HOLLYWOOD, FLA. (WSVN) - Former NFL star Jon Dorenbos has transitioned from the gridiron to the stage, but his magic show is more than sleight of hand.

The professional magician, who brought his 90-minute showcase to the Seminole Hard Rock Hotel & Casino on Saturday, said magic has helped him overcome challenges throughout his life.

“I’m not the magician that’s like, ‘Hey, I’m magic, look at me.’ I’m not that guy,” he said. “For me, in a time in my life when I was lost as a kid, magic was just cool. It was an outlet, and it was just cool and fun, and I hope that’s what people say about my show.”

The show takes audiences on Dorenbos’ journey. The 38-year-old said he started doing card tricks at a time most children his age would have lost faith in just making it through another day.

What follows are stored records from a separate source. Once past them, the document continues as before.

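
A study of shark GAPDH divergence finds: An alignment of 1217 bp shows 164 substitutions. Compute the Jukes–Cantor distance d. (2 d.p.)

p = 164/1217 ≈ 0.134758.
d = −(3/4) ln(1 − 4p/3) = −0.75 ln(1 − 0.179677) = −0.75 ln(0.820323)
  = −0.75 × (-0.198057) = 0.148543 substitutions/site.

0.15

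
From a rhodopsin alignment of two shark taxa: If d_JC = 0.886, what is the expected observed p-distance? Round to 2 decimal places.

p = (3/4)(1 − e^(−4d/3)) = 0.75 × (1 − e^(-1.181333)) = 0.75 × (1 − 0.306869) = 0.519848.

0.52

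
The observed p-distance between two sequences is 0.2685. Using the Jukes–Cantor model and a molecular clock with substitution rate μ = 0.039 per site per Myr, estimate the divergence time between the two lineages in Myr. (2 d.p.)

d = −(3/4) ln(1 − 4p/3) = −0.75 ln(1 − 0.358) = −0.75 ln(0.642)
  = −0.75 × (-0.443167) = 0.332375 substitutions/site.
Under a molecular clock d = 2μt, so t = d/(2μ) = 0.332375 / (2 × 0.039) = 4.26 Myr.

4.26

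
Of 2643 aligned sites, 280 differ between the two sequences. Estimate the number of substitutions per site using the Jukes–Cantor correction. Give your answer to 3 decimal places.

p = 280/2643 ≈ 0.10594.
d = −(3/4) ln(1 − 4p/3) = −0.75 ln(1 − 0.141253) = −0.75 ln(0.858747)
  = −0.75 × (-0.152281) = 0.114211 substitutions/site.

0.114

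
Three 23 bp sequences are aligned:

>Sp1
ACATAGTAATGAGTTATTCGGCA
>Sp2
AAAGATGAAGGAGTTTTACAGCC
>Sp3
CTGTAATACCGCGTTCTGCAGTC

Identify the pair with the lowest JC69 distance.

Sp1–Sp2: 9/23 differ, p = 0.391, d = 0.553.
Sp1–Sp3: 12/23 differ, p = 0.522, d = 0.892.
Sp2–Sp3: 12/23 differ, p = 0.522, d = 0.892.
The smallest distance is between Sp1 and Sp2.

Sp1 and Sp2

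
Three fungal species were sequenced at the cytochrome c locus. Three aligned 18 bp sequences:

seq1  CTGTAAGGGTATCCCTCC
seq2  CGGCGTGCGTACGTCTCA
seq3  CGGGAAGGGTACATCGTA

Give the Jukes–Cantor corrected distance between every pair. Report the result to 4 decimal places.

seq1–seq2: 9/18 sites differ → p = 0.5, d = −0.75 ln(1 − 0.666667) = 0.823960 ≈ 0.8240.
seq1–seq3: 8/18 sites differ → p ≈ 0.444444, d = −0.75 ln(1 − 0.592592) = 0.673455 ≈ 0.6735.
seq2–seq3: 7/18 sites differ → p ≈ 0.388889, d = −0.75 ln(1 − 0.518519) = 0.548166 ≈ 0.5482.

d(seq1,seq2) = 0.8240, d(seq1,seq3) = 0.6735, d(seq2,seq3) = 0.5482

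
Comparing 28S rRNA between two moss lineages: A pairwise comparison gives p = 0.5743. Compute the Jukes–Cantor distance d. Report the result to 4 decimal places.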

“My father murdered my mother when I was 12, and I went to a temporary foster home for about a year and a half, and then my aunt adopted me,” he said. “It was a time in my life when I was torn up, and I was trying to put myself back together, and literally, as I went through life, at different phases of my life when I was growing, I was into different things artistically, so I tell that story in that journey and how basically magic pulled me through.”

Dorenbos played college football. Undrafted, he played 15 seasons in the NFL as a long snapper.

The two-time Pro Bowler played his final 11 seasons with the Philadelphia Eagles.

Dorenbos said magic has always been an ice-breaker with his teammates.

“We were interacting in a way that wasn’t football … we were people laughing,” he said.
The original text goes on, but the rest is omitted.